The Colorado House of Representatives passed a bill that would require parents seeking to exempt their children from vaccination for non-religious reasons to complete online education regarding the risks of not vaccinating their children.
The bill, Colorado HB 1288, is aimed at increasing the percentage of children in the state who are vaccinated. It passed in a 42-19 vote in the House and will now move into the state Senate.
This bill represents the latest battleground in the growing war against anti-vaccine advocates. A growing number of states are pushing legislation designed to fight back against disproven information concerning the safety of childhood inoculations. While immunizations are not mandatory in the United States, health authorities are increasingly making a stance for ensuring the public health.
“This is not mandatory vaccinations, this is not a change to personal belief exemption,” said state Rep. Dan Pabon, the sponsor of the legislation. “This is simply saying, ‘If you exercise this option, you will get some disclosures about the risks and benefits.’”

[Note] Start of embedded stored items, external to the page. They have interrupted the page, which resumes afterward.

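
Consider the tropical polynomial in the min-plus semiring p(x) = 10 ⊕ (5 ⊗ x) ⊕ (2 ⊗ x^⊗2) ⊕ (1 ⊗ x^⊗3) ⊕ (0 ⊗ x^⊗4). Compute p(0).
p(0) = 0

A tropical monomial a ⊗ x^⊗i evaluates to a + i · x. Evaluating each term at x = 0:
  Term 0 contributes 10 + 0 · 0 = 10
  Term 1 contributes 5 + 1 · 0 = 5
  Term 2 contributes 2 + 2 · 0 = 2
  Term 3 contributes 1 + 3 · 0 = 1
  Term 4 contributes 0 + 4 · 0 = 0
p(0) = ⊕ of these = min[10, 5, 2, 1, 0] = 0.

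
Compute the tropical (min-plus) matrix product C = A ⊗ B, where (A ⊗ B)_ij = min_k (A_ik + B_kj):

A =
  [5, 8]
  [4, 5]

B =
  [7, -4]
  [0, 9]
A ⊗ B =
  [8, 1]
  [5, 0]

Apply the min-plus product entry-by-entry:
  C[0][0] = min over k of (A[0][0] + B[0][0] = 5 + 7 = 12, A[0][1] + B[1][0] = 8 + 0 = 8) = 8 (attained at k = 1)
  C[0][1] = min over k of (A[0][0] + B[0][1] = 5 + -4 = 1, A[0][1] + B[1][1] = 8 + 9 = 17) = 1 (attained at k = 0)
  C[1][0] = min over k of (A[1][0] + B[0][0] = 4 + 7 = 11, A[1][1] + B[1][0] = 5 + 0 = 5) = 5 (attained at k = 1)
  C[1][1] = min over k of (A[1][0] + B[0][1] = 4 + -4 = 0, A[1][1] + B[1][1] = 5 + 9 = 14) = 0 (attained at k = 0)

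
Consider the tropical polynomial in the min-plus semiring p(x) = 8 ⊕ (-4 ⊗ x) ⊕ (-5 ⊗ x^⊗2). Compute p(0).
p(0) = -5

A tropical monomial a ⊗ x^⊗i evaluates to a + i · x. Evaluating each term at x = 0:
  Term 0 contributes 8 + 0 · 0 = 8
  Term 1 contributes -4 + 1 · 0 = -4
  Term 2 contributes -5 + 2 · 0 = -5
p(0) = ⊕ of these = min[8, -4, -5] = -5.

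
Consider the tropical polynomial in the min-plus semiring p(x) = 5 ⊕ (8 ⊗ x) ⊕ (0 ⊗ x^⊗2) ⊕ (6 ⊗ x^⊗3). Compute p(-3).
p(-3) = -6

A tropical monomial a ⊗ x^⊗i evaluates to a + i · x. Evaluating each term at x = -3:
  Term 0 contributes 5 + 0 · -3 = 5
  Term 1 contributes 8 + 1 · -3 = 5
  Term 2 contributes 0 + 2 · -3 = -6
  Term 3 contributes 6 + 3 · -3 = -3
p(-3) = ⊕ of these = min[5, 5, -6, -3] = -6.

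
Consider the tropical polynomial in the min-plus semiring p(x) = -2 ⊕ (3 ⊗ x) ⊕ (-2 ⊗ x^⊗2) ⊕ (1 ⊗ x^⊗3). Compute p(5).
p(5) = -2

A tropical monomial a ⊗ x^⊗i evaluates to a + i · x. Evaluating each term at x = 5:
  Term 0 contributes -2 + 0 · 5 = -2
  Term 1 contributes 3 + 1 · 5 = 8
  Term 2 contributes -2 + 2 · 5 = 8
  Term 3 contributes 1 + 3 · 5 = 16
p(5) = ⊕ of these = min[-2, 8, 8, 16] = -2.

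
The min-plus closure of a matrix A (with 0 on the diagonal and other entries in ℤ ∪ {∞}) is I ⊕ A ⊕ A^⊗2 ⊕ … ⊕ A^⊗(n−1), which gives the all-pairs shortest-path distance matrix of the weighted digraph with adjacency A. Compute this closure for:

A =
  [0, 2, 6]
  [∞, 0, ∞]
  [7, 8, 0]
Closure =
  [0, 2, 6]
  [∞, 0, ∞]
  [7, 8, 0]

This is the Floyd-Warshall all-pairs shortest-path computation. For each intermediate vertex k = 0, 1, …, 2, update dist[i][j] ← min(dist[i][j], dist[i][k] + dist[k][j]). The final matrix gives, for each (i, j), the minimum total weight of any directed path from i to j (possibly empty when i = j).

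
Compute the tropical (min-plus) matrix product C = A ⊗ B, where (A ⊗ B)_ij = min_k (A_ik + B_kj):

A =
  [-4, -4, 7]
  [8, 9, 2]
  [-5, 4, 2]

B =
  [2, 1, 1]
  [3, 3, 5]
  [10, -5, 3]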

Colorado is one of just 18 states that permit medical, religious or personal belief exemptions from vaccination. While virtually every child in Alabama, Delaware, Kentucky, Louisiana, Mississippi, New Mexico, New York, North Carolina and Virginia has been inoculated, Illinois, Oregon and Vermont — three states that permit exemptions from vaccination — have uninoculated children populations in excess of 6 percent.
Oregon and Washington state have recently adopted legislation to make it more difficult to receive vaccine exemptions. Oregon will begin its education requirement for exemptions this month.
“We want to make sure parents and guardians receive science-based information about the benefits and risks of vaccine,” Stacy de Assis Matthews, school law coordinator for Oregon’s Public Health Division, told The Associated Press. “There is a lot of misinformation out there on the Internet.”
Oregon’s percentage of school-aged children who are not immunized is more than three times the national average. In some schools in the state, the non-immunization rate is as high as 70 percent. The national average for immunization exemption for kindergarten students is approximately 1.8 percent.
The idea of immunizations, in which inert or weakened infectious disease matter is injected into a body in the hope that the body will develop antibodies against the disease, has been controversial for as long as immunizations have been prescribed. The movement to avoid childhood immunization gained fueled when Andrew Wakefield, a British gastroenterologist, published a paper in 1998 connecting the measle/mumps/rubella immunization to autism. This argument has since been refuted and disproved by the scientific community, and research currently links autism to birth trauma and the lack of a neurological-suppressing chemical in the child’s brain at the time of labor.
Recent studies show that there is no correlation between disease incidence rates and non-medical exemptions. Despite this, those opposed to the states’ push to encourage vaccination argue on the basis of the corrosion of parental rights.
“This basically says, ‘parents of Colorado that choose not to get immunization for their kids, you’re too stupid to make this decision on your own’,” said Colorado Rep. Brian DelGrosso.